Giving voice to SA’s young diverse poets
Wallis Prophet, the co-founder of Draw Your (S) Words (DYS), says their upcoming slam competition and October writing workshops aim to celebrate South Australian talent and be a safe space for marginalised voices.
“Our ethos is all about putting the spotlight on local talent and showcasing poets and creative writers, in a welcoming, safe and inclusive space,” Wallis says of the group’s return after a pandemic hiatus.
The first event is a slam competition on 8 September in Summertown Studio, an accessible space off of Brighton Road in Somerton Park.
Attendees can enjoy food from the on-site Braising Boy food truck offering fresh tacos and snacks for all dietary requirements.
Wallis says the decision to run a slam competition came from a desire to “keep things interesting”, with the organisation primarily hosting open mics and workshops since starting in 2014.
“We’re looking at having two heats, and a final. The first and second prize will either be a monetary prize or a product from a sponsor, and third place will win the role of being the feature poet for the next open mic event,” Wallis says.
This event will also include performances from local musician Stephi and singer/songwriter and poet Ronan Gallagher.

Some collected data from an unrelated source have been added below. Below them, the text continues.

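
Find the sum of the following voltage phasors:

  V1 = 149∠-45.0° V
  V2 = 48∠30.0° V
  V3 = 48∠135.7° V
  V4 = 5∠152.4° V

Step 1 — Convert each phasor to rectangular form:
  V1 = 149·(cos(-45.0°) + j·sin(-45.0°)) = 105.4 - j105.4 V
  V2 = 48·(cos(30.0°) + j·sin(30.0°)) = 41.57 + j24 V
  V3 = 48·(cos(135.7°) + j·sin(135.7°)) = -34.35 + j33.52 V
  V4 = 5·(cos(152.4°) + j·sin(152.4°)) = -4.431 + j2.316 V
Step 2 — Sum components: V_total = 108.1 - j45.52 V.
Step 3 — Convert to polar: |V_total| = 117.3 V, ∠V_total = -22.8°.

V_total = 117.3∠-22.8° V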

Wallis says it was a given Ronan would be invited as the feature guest, following the poet’s breathtaking performance at the last open mic night.
“Ronan came up to me at the last open mic feeling nervous and having a change in heart about performing, but during the event they decided to perform,” Wallis says.

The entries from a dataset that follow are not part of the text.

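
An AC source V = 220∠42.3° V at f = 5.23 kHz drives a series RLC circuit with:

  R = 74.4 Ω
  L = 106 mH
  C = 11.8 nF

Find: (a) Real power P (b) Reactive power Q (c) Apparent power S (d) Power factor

Step 1 — Angular frequency: ω = 2π·f = 2π·5230 = 3.286e+04 rad/s.
Step 2 — Component impedances:
  R: Z = R = 74.4 Ω
  L: Z = jωL = j·3.286e+04·0.106 = 0 + j3483 Ω
  C: Z = 1/(jωC) = -j/(ω·C) = 0 - j2579 Ω
Step 3 — Series combination: Z_total = R + L + C = 74.4 + j904.4 Ω = 907.4∠85.3° Ω.
Step 4 — Source phasor: V = 220∠42.3° V = 162.7 + j148.1 V.
Step 5 — Current: I = V / Z = 0.1773 - j0.1653 A = 0.2424∠-43.0° A.
Step 6 — Complex power: S = V·I* = 4.373 + j53.16 VA.
Step 7 — Real power: P = Re(S) = 4.373 W.
Step 8 — Reactive power: Q = Im(S) = 53.16 VAR.
Step 9 — Apparent power: |S| = 53.34 VA.
Step 10 — Power factor: PF = P/|S| = 0.08199 (lagging).

(a) P = 4.373 W  (b) Q = 53.16 VAR  (c) S = 53.34 VA  (d) PF = 0.08199 (lagging)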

“They asked to use the feature musician’s keyboard and they just blew everyone away. Their lyrics were beautiful, and I knew this is someone we had to invite back as a feature.”

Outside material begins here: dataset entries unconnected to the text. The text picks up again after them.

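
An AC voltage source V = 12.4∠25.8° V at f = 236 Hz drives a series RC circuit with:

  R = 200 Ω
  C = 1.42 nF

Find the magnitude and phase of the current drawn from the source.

Step 1 — Angular frequency: ω = 2π·f = 2π·236 = 1483 rad/s.
Step 2 — Component impedances:
  R: Z = R = 200 Ω
  C: Z = 1/(jωC) = -j/(ω·C) = 0 - j4.749e+05 Ω
Step 3 — Series combination: Z_total = R + C = 200 - j4.749e+05 Ω = 4.749e+05∠-90.0° Ω.
Step 4 — Source phasor: V = 12.4∠25.8° V = 11.16 + j5.397 V.
Step 5 — Ohm's law: I = V / Z_total = (11.16 + j5.397) / (200 - j4.749e+05) = -1.135e-05 + j2.351e-05 A.
Step 6 — Convert to polar: |I| = 2.611e-05 A, ∠I = 115.8°.

I = 2.611e-05∠115.8° A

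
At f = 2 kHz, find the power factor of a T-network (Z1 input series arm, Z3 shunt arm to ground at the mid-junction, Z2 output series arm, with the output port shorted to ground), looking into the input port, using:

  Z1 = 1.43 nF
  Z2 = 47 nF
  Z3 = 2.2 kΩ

Step 1 — Angular frequency: ω = 2π·f = 2π·2000 = 1.257e+04 rad/s.
Step 2 — Component impedances:
  Z1: Z = 1/(jωC) = -j/(ω·C) = 0 - j5.565e+04 Ω
  Z2: Z = 1/(jωC) = -j/(ω·C) = 0 - j1693 Ω
  Z3: Z = R = 2200 Ω
Step 3 — With the output port shorted to ground, the output series arm Z2 runs from the junction to ground; the shunt arm Z3 also runs from the junction to ground. They appear in parallel: Z3 || Z2 = 818.3 - j1063 Ω.
Step 4 — Series with input arm Z1: Z_in = Z1 + (Z3 || Z2) = 818.3 - j5.671e+04 Ω = 5.672e+04∠-89.2° Ω.
Step 5 — Power factor: PF = cos(φ) = Re(Z)/|Z| = 818.3/5.672e+04 = 0.01443.
Step 6 — Type: Im(Z) = -5.671e+04 ⇒ leading (phase φ = -89.2°).

PF = 0.01443 (leading, φ = -89.2°)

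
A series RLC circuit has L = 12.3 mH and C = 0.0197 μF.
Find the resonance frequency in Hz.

Step 1 — Resonance condition Im(Z)=0 gives ω₀ = 1/√(LC).
Step 2 — ω₀ = 1/√(0.0123·1.97e-08) = 6.424e+04 rad/s.
Step 3 — f₀ = ω₀/(2π) = 1.022e+04 Hz.

f₀ = 1.022e+04 Hz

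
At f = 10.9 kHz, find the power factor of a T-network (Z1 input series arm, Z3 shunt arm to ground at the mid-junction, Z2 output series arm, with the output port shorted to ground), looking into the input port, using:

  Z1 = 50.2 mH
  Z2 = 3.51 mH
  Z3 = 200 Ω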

Ronan shared how comfortable they felt at DYS events, noting the poetry scene in Adelaide is not a space they have seen themselves largely represented in.
“I think especially for creatives in Adelaide there aren’t heaps of environments that are safe and welcoming specifically for [marginalised] groups. I think minorities have never really had a platform given to them, and they’ve had to create their own spaces. So, I think having a shared space that is welcoming to all is really important and hard to find,” Ronan says.
Starting October 11, DYS will also be hosting five weeks of workshops at Howdy Partner located on Richmond Road in the wheelchair accessible studio space of Karma & Crow.
Each workshop will focus on a different aspect of the writing process with the fifth session allowing attendees to perform the pieces they have worked on to the group.
“People can go to one that interests them or to all five,” Wallis says.
“For people who may worry that this isn’t the space for them, I want to say that all levels of writing, from first-time poet to experienced novelist, are welcome.”
Wallis adds that DYS is constantly on the look out for South Australian creatives to feature at their events and encourages anyone interested to contact the organisation.
“We’re open to any local artists keen to be featured at our events. Musicians, poets, or even if you’re a self-published author and you want to do a reading as a feature, we’d love to support that.”
Tickets for DYS October workshops will be released soon across their social media.